4.7. Enzyme Activity Assay

The GCase enzymatic activity was measured using the fluorogenic substrate 4-methylumbelliferyl- β-d-glucopyranoside (4MU-β-d-glu) (Sigma-Aldrich, St. Louis, MO, USA). The protein concentration of the samples was determined by the Lowry method. Briefly, 10 μL containing 10 μg of protein was incubated for 3 h with 10 μL of the substrate, 5 mM in acetate buffer, 0.1 M, pH 4.2, at 37 °C. The reaction was terminated by the addition of carbonate buffer into 0.5 M, pH 10.7, of stop solution, and the fluorescent product was quantified using a fluorimeter (SPECTRAmax Gemini XPS, Molecular Devices, San Jose, CA, USA) at an excitation wavelength of 365 nm and emission of 495 nm. The standard curve was built using 4-methylumbeliferone (4-MU) as a standard, and for each sample, the nanomoles of product generated by a milligram of protein in one hour was calculated. The residual enzymatic activity was expressed as the percentage of wild-type values.

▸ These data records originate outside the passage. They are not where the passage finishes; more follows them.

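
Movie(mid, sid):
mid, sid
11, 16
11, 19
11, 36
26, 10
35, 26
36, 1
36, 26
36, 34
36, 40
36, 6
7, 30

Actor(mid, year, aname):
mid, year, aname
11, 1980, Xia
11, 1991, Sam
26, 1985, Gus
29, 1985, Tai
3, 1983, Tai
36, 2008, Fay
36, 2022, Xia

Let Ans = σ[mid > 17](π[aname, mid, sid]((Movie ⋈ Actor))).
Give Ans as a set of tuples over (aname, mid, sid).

Movie ⋈ Actor (natural join on mid): {(11, 16, 1980, Xia), (11, 16, 1991, Sam), (11, 19, 1980, Xia), (11, 19, 1991, Sam), (11, 36, 1980, Xia), (11, 36, 1991, Sam), (26, 10, 1985, Gus), (36, 1, 2008, Fay), (36, 1, 2022, Xia), (36, 26, 2008, Fay), (36, 26, 2022, Xia), (36, 34, 2008, Fay), (36, 34, 2022, Xia), (36, 40, 2008, Fay), (36, 40, 2022, Xia), (36, 6, 2008, Fay), (36, 6, 2022, Xia)}
Projecting to aname, mid, sid: {(Fay, 36, 1), (Fay, 36, 26), (Fay, 36, 34), (Fay, 36, 40), (Fay, 36, 6), (Gus, 26, 10), (Sam, 11, 16), (Sam, 11, 19), (Sam, 11, 36), (Xia, 11, 16), (Xia, 11, 19), (Xia, 11, 36), (Xia, 36, 1), (Xia, 36, 26), (Xia, 36, 34), (Xia, 36, 40), (Xia, 36, 6)}
σ[mid > 17]: keep tuples satisfying mid > 17 → {(Fay, 36, 1), (Fay, 36, 26), (Fay, 36, 34), (Fay, 36, 40), (Fay, 36, 6), (Gus, 26, 10), (Xia, 36, 1), (Xia, 36, 26), (Xia, 36, 34), (Xia, 36, 40), (Xia, 36, 6)}

{(Fay, 36, 1), (Fay, 36, 26), (Fay, 36, 34), (Fay, 36, 40), (Fay, 36, 6), (Gus, 26, 10), (Xia, 36, 1), (Xia, 36, 26), (Xia, 36, 34), (Xia, 36, 40), (Xia, 36, 6)}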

4.8. Western Blotting Analysis

For Western blot analysis, cell pellets were lysed using TNN Buffer (Tris-HCl 100 mM pH 8, NaCl 250 mM, NP40 0.5%) supplemented with protease inhibitors (Sigma-Aldrich, St. Louis, MO, USA). After samples sonication and centrifugation, the protein concentration was calculated using the Bradford protein assay (BioRad, Hercules, CA, USA), following manufacturer’s protocols. Thirty micrograms of total protein extracts from transfected Hek293 cells were resolved on a 10% gradient mini-protean TGX pre-cast gel (BioRad, Hercules, CA, USA) and were transferred onto nitrocellulose membranes (Biorad, Hercules, CA, USA). After blocking within 5% blotting-grade blocker (BioRad, Hercules, CA, USA) in PBS-T (0.1% Tween 20 in PBS), the blotted membranes were incubated overnight at 4 °C with the following primary antibodies: GBA 2E2 (WH0002629M1, Sigma-Aldrich, St. Louis, MO, USA) and Vinculin (E1E9V, Cell Signaling Technology Inc., Danvers, MA, USA). Membranes were then washed, incubated with the appropriate secondary antibody (Dako Agilent, Santa Clara, CA, USA) for 1 h at RT, and developed with SuperSignal West Dura/Pico reagents (Thermo Fisher Scientific, Waltham, MA, USA). The signals were normalized to those obtained for actin. Blots were quantified by using a Uvitec Cambridge Imaging system (UVITEC, Cambridge, UK).

5. Conclusions

In summary, our study supported the mandatory use of an integrated approach of CES, MLPA and long-range PCR for the molecular analysis of the GBA gene. Our investigation led us to fully genotype eight GD patients, and to the identification of novel recombinant alleles, a large deletion, and a novel missense mutation, p.M124V (M85V).

The strategy described here might provide important insights for future molecular analysis of patients affected by GD.